Not yet, neither VK nor DX12 have data sharing with other APIs.
Khorons annonced this as feature for next version.
Julio Jerez wrote:as if stand now in open CL last time I check a GOU can be seen as a single device, the make hard to do thong like collision detection.
take for example different pairs.
CL has multiple queues, VK and DX12 too.
This however does not guarantee that work runs in parallel, it just makes it possible.
AMD is the only hardware with fine grained async compute, but even AMD recommends using just one compute task while doing ALU light rendering work (Depth prepass, Shadowmaps).
I hope multiple parallel compute tasks can profit from async compute too if one task has too little work to saturate the GPU, but at the moment i have too much sequential dependencies to test this seriously. I'll let you know...
This means you need to try to generate large workloads of similar work, e.g.
Shader 1: build potential collision pairs and write them to a large list.
Shader 2: Detect exact collision data and write to another list
Shader 3: Resolve all collisions
Julio Jerez wrote:say you have 1000 colliding pairs, 200 box/polygon, 300 box/box, 500 convex/box and so on
Yep, that's a bad example - 1000 is simply not enough to saturate a gpu.
It makes sense only for cloth / particles. And even there it is questionable because you need to maintain a copy of the physical world on the GPU. (I still think if someone wants e.g. cloth on characters, the graphics engine developer can and should implement this more efficiently then you could do)
Julio Jerez wrote:CUDA, the letters versions, has the capability of issues kernel form with in kernels. this is very useful but I believe opencl can do that with the cammands queue.
OpenCL can do this only since 2.0.
Going back to my collisions example,
with OpenCL 1.x you write a list from shader 1 and the list count to GPU memory.
Before you start shader 2 you need to read the list count from GPU to CPU so you know how much work is to do. And this is what *.
VK / DX12 have indirect dispatch: You build the command buffer upfront. The command buffer knows all 3 shader in order and also it knows the count will be a result of the previous shader.
At runtime you call the command buffer with a single call per frame - no need to read the count from GPU, it can handle it on its own.
This is the ONLY reason VK is twice as fast as OpenCL for me, so it's very important.
OpenGL is in between: It has indirect dispatch, but no prerecorded command buffers.
So no need to read the list count, but you need to invoke many shaders per frame instead just one command buffer for everything.
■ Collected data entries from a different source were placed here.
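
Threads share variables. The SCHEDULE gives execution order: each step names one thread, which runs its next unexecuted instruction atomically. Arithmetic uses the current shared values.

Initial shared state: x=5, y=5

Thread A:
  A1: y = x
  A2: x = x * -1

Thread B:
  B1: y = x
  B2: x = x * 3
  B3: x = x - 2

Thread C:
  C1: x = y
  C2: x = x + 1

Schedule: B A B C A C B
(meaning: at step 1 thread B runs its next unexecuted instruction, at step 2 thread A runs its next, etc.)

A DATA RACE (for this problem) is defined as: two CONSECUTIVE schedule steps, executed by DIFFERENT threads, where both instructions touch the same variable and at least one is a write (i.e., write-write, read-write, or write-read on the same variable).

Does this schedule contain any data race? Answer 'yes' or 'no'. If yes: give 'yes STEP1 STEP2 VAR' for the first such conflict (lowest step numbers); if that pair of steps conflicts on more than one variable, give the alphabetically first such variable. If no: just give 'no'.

Steps 1,2: B(y = x) vs A(y = x). RACE on y (W-W).
Steps 2,3: A(y = x) vs B(x = x * 3). RACE on x (R-W).
Steps 3,4: B(x = x * 3) vs C(x = y). RACE on x (W-W).
Steps 4,5: C(x = y) vs A(x = x * -1). RACE on x (W-W).
Steps 5,6: A(x = x * -1) vs C(x = x + 1). RACE on x (W-W).
Steps 6,7: C(x = x + 1) vs B(x = x - 2). RACE on x (W-W).
First conflict at steps 1,2.

Answer: yes 1 2 y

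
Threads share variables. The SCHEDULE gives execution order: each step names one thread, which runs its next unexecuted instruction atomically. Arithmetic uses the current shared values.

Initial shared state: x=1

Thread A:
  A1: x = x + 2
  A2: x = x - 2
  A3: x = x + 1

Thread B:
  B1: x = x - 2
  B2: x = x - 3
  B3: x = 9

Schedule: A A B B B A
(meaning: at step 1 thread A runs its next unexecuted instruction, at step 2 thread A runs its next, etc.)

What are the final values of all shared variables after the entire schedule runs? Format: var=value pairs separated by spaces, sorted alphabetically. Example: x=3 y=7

Step 1: thread A executes A1 (x = x + 2). Shared: x=3. PCs: A@1 B@0
Step 2: thread A executes A2 (x = x - 2). Shared: x=1. PCs: A@2 B@0
Step 3: thread B executes B1 (x = x - 2). Shared: x=-1. PCs: A@2 B@1
Step 4: thread B executes B2 (x = x - 3). Shared: x=-4. PCs: A@2 B@2
Step 5: thread B executes B3 (x = 9). Shared: x=9. PCs: A@2 B@3
Step 6: thread A executes A3 (x = x + 1). Shared: x=10. PCs: A@3 B@3

Answer: x=10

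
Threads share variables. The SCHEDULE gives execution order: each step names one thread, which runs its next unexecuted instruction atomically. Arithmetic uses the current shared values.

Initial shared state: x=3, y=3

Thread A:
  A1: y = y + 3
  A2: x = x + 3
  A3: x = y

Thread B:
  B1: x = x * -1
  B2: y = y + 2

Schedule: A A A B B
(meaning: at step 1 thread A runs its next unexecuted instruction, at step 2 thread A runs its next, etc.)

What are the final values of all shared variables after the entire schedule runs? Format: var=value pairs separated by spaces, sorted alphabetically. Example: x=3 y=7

Answer: x=-6 y=8

Derivation:
Step 1: thread A executes A1 (y = y + 3). Shared: x=3 y=6. PCs: A@1 B@0
Step 2: thread A executes A2 (x = x + 3). Shared: x=6 y=6. PCs: A@2 B@0
Step 3: thread A executes A3 (x = y). Shared: x=6 y=6. PCs: A@3 B@0
Step 4: thread B executes B1 (x = x * -1). Shared: x=-6 y=6. PCs: A@3 B@1
Step 5: thread B executes B2 (y = y + 2). Shared: x=-6 y=8. PCs: A@3 B@2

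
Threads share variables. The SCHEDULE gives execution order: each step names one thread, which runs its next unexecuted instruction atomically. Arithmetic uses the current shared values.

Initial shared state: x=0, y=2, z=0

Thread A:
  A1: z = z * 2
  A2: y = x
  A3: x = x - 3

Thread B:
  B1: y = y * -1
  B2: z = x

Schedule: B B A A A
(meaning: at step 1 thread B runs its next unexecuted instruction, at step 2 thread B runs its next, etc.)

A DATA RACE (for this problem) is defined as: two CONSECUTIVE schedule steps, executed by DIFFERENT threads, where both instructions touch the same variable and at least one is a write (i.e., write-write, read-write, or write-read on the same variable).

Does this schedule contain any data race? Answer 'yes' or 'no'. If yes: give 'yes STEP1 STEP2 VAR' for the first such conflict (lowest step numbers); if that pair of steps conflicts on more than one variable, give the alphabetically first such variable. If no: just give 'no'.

Steps 1,2: same thread (B). No race.
Steps 2,3: B(z = x) vs A(z = z * 2). RACE on z (W-W).
Steps 3,4: same thread (A). No race.
Steps 4,5: same thread (A). No race.
First conflict at steps 2,3.

Answer: yes 2 3 z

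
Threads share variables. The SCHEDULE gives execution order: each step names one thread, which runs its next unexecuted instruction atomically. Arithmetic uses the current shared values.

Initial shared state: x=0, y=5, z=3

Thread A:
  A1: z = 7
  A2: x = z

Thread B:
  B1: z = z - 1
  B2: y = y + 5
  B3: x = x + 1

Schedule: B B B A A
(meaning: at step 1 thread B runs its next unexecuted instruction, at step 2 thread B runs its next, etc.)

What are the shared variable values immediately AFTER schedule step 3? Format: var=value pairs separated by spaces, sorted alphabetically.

Step 1: thread B executes B1 (z = z - 1). Shared: x=0 y=5 z=2. PCs: A@0 B@1
Step 2: thread B executes B2 (y = y + 5). Shared: x=0 y=10 z=2. PCs: A@0 B@2
Step 3: thread B executes B3 (x = x + 1). Shared: x=1 y=10 z=2. PCs: A@0 B@3

Answer: x=1 y=10 z=2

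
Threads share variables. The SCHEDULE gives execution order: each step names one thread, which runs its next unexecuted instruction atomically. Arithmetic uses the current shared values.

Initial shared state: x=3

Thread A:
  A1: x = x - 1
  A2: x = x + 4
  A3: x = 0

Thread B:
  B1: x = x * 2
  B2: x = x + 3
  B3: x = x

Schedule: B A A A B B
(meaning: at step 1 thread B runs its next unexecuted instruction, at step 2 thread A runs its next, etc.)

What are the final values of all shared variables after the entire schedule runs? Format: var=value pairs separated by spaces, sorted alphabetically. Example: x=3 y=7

Answer: x=3

Derivation:
Step 1: thread B executes B1 (x = x * 2). Shared: x=6. PCs: A@0 B@1
Step 2: thread A executes A1 (x = x - 1). Shared: x=5. PCs: A@1 B@1
Step 3: thread A executes A2 (x = x + 4). Shared: x=9. PCs: A@2 B@1
Step 4: thread A executes A3 (x = 0). Shared: x=0. PCs: A@3 B@1
Step 5: thread B executes B2 (x = x + 3). Shared: x=3. PCs: A@3 B@2
Step 6: thread B executes B3 (x = x). Shared: x=3. PCs: A@3 B@3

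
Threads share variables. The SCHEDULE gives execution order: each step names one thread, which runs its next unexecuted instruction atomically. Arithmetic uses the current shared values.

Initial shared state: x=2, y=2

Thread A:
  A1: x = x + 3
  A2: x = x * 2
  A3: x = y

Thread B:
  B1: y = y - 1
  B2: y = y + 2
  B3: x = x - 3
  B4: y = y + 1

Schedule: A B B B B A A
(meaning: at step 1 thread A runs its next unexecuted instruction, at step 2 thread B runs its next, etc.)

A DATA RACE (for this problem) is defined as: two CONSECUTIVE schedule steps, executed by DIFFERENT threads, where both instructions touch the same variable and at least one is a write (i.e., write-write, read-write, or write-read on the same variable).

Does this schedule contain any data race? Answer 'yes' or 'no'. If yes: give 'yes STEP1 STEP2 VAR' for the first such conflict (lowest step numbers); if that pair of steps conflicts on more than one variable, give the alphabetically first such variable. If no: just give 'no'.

Answer: no

Derivation:
Steps 1,2: A(r=x,w=x) vs B(r=y,w=y). No conflict.
Steps 2,3: same thread (B). No race.
Steps 3,4: same thread (B). No race.
Steps 4,5: same thread (B). No race.
Steps 5,6: B(r=y,w=y) vs A(r=x,w=x). No conflict.
Steps 6,7: same thread (A). No race.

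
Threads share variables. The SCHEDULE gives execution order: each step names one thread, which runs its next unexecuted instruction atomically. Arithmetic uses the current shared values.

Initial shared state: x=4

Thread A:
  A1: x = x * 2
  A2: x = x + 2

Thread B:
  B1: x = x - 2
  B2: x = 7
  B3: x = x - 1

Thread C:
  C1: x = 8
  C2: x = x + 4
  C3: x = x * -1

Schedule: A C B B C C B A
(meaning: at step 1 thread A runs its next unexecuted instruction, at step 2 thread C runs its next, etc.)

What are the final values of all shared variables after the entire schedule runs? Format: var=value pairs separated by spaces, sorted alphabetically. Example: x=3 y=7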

(But 2 years back even with the lack of indirect dispatch CL was twice as fas as GL on Nvidia for me)
Julio Jerez wrote:I know the do it at least on consoles because when you look at the GPU debugger on a console you can see how different each multiprocessor execute different shader in parallel, so I do not know why this was supported by early version of openCL. right now it can only one keener per GPU and what it need is one kernel per multiprocessor.
I expect this to be better with VK / DX12 than with OpenCL, but not as fine grained as you wish:
* Those debug graphs show mostly work from graphics pipeline, not compute - that's a difference.
* AMD only (Pascal might have some improvement, but i assume it's stall far behind. Intel has NO async compute)
godlike wrote:You could use HLSL for the shaders. Then Newton will have 2 backends, one for Vulkan and one for DX12. For the DX12 backend Newton will use the HLSL directly but the Vulkan one will use Khronos' glslang compiler to compile HLSL to SPIR-V*.
Agree, seems the most future proof path to go (but a hard start).
IMHO both CUDA and OpenCL are dead now for game dev.
Edit:
In the meantime i have a multithreaded CPU implementation of my (insanely complex) Global Illumination algo.
FuryX is 30-100 x faster than i7-930
100 on calculation intense work like ray tracing
30 on bandwidth heavy / low workload things